Fenomena semacam ini semakin terasa, sebagaimana diungkapkan pengusaha batik tulis Lasem, Santoso Hartono.

Pemilik batik Pusaka Beruang yang membuka showroom di Jl. Jatirogo 34 Desa Sumbergirang Lasem ini mengatakan pihaknya berupaya meningkatkan insentif bagi buruh batik, sehingga mereka masih tertarik menggeluti profesinya.

Selain itu, pengusaha batik dituntut lebih inovatif, supaya mampu mendongkrak omset penjualan.

“Pertama, insentif kita naikkan. Kedua motif batik kita buat lebih variatif, agar memperluas pangsa pasar, “ tutur Santoso.

Langkah-langkah tersebut, membuahkan hasil. Terbukti, batik tulis Lasem sampai sekarang masih tetap eksis dan digandrungi masyarakat.

Dari warga biasa hingga pimpinan negara, sudah merasakan betapa elegannya mengenakan batik tulis Lasem.

Santoso menambahkan pemasaran secara online, membuka jaringan simpul-simpul baru. Ia menyebut di Indonesia, batik Lasem termasuk primadona.
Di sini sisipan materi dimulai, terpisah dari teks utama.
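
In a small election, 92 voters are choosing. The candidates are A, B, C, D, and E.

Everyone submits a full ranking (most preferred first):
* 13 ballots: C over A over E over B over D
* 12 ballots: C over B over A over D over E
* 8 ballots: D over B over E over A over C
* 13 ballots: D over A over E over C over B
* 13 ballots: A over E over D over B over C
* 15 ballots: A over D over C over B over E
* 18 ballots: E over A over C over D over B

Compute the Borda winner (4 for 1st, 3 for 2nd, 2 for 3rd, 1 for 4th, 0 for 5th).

A

A: 13×3 + 12×2 + 8×1 + 13×3 + 13×4 + 15×4 + 18×3 = 276
B: 13×1 + 12×3 + 8×3 + 13×0 + 13×1 + 15×1 + 18×0 = 101
C: 13×4 + 12×4 + 8×0 + 13×1 + 13×0 + 15×2 + 18×2 = 179
D: 13×0 + 12×1 + 8×4 + 13×4 + 13×2 + 15×3 + 18×1 = 185
E: 13×2 + 12×0 + 8×2 + 13×2 + 13×3 + 15×0 + 18×4 = 179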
Sedangkan pasar luar negeri, menurutnya negara Jepang paling banyak memesan batik Lasem.

“Kalau Eropa masih jarang, “ imbuhnya.

Santoso menegaskan kendala yang muncul, diimbangi dengan solusi. Bagaimanapun, batik tulis Lasem harus lestari. Mengingat, salah satu warisan budaya, sejak abad ke-13, semasa kerajaan Majapahit. Kala itu, Lasem menjadi bagian wilayah Majapahit.
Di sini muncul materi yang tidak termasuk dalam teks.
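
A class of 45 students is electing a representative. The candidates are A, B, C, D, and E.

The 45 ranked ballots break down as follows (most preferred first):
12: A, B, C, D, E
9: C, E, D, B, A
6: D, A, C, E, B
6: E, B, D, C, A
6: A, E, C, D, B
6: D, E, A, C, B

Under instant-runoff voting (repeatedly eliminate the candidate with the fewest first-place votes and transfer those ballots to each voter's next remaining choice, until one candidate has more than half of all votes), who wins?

Round 1: A 18, B 0, C 9, D 12, E 6. B eliminated.
Round 2: A 18, C 9, D 12, E 6. E eliminated.
Round 3: A 18, C 9, D 18. C eliminated.
Round 4: A 18, D 27. D has a majority (≥23).

D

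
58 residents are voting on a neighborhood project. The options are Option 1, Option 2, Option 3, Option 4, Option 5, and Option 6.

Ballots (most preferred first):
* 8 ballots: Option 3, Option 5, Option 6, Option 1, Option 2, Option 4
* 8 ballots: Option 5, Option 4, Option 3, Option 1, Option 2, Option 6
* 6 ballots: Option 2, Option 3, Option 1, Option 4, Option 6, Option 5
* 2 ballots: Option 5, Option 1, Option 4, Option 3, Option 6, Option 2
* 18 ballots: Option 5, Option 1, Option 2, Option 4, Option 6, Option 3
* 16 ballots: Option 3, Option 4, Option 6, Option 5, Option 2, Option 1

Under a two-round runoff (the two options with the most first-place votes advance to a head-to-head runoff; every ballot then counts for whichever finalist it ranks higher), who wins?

Option 3

Round 1 first-place votes: Option 1 0, Option 2 6, Option 3 24, Option 4 0, Option 5 28, Option 6 0. Option 5 and Option 3 advance.
Runoff: Option 5 is ranked above Option 3 on 28 ballots, Option 3 above Option 5 on 30.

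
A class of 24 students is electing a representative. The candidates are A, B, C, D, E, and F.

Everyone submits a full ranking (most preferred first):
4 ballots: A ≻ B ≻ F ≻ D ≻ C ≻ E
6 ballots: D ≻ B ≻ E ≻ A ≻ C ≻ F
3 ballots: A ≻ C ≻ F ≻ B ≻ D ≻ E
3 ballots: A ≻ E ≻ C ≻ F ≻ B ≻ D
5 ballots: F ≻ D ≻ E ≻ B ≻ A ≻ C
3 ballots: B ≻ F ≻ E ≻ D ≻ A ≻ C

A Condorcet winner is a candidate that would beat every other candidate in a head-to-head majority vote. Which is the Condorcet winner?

B

B vs A: 14–10
B vs C: 18–6
B vs D: 13–11
B vs E: 16–8
B vs F: 13–11
B beats every other candidate.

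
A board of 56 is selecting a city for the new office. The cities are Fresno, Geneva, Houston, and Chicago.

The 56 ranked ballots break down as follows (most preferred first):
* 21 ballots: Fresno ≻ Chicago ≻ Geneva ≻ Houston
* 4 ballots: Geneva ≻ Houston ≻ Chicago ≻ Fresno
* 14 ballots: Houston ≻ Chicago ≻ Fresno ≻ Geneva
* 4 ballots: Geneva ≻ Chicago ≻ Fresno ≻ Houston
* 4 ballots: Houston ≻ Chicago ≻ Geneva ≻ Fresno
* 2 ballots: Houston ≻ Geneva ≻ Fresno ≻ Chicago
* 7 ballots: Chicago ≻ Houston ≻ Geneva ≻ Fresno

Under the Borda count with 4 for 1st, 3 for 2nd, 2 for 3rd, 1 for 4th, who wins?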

Kemudian batik Lasem mengalami akulturasi budaya, saat pelaut dari Tiongkok, Laksamana Ceng Ho mendarat di Lasem pada abad ke-15. Para pedagang Tiongkok semakin ramai singgah ke Lasem, sekaligus mempengaruhi motif dan warna batik.

Warna merah khas Tiongkok, warna biru Belanda dan coklat yang merupakan khas warna Jawa, yang akhirnya terkenal dengan batik tiga negeri.

Bagi pembeli kain batik dari Desa Karas Kecamatan Sedan – Rembang, Nuning Rubiyatul Laila mengaku batik tiga negeri yang paling ia suka, karena kombinasi warnanya begitu khas.

Sedangkan soal harga, menurut Nuning tinggal menyesuaikan kekuatan kantong dan selera masing-masing. Ada yang ratusan ribu, ada pula yang sampai jutaan rupiah.

“Mau dipakai formal maupun santai ok, warnanya bisa buat semua umur. Ini saya mau beli buat acara akd nikah, untuk mengenalkan budaya kita batik Lasem. Tiga negeri tetap jadi idola, “ tuturnya.

Nuning berharap para pembatik tetap semangat, lebih-lebih saat ini pemerintah pusat sudah melakukan penataan Kota Pusaka Lasem. Diharapkan akan semakin banyak wisatawan datang ke Lasem, sekaligus memberikan angin segar, bagi pemasaran batik tulis Lasem.

“Semoga batik Lasem akan mendunia, ” pungkas Nuning. (Musyafa Musa).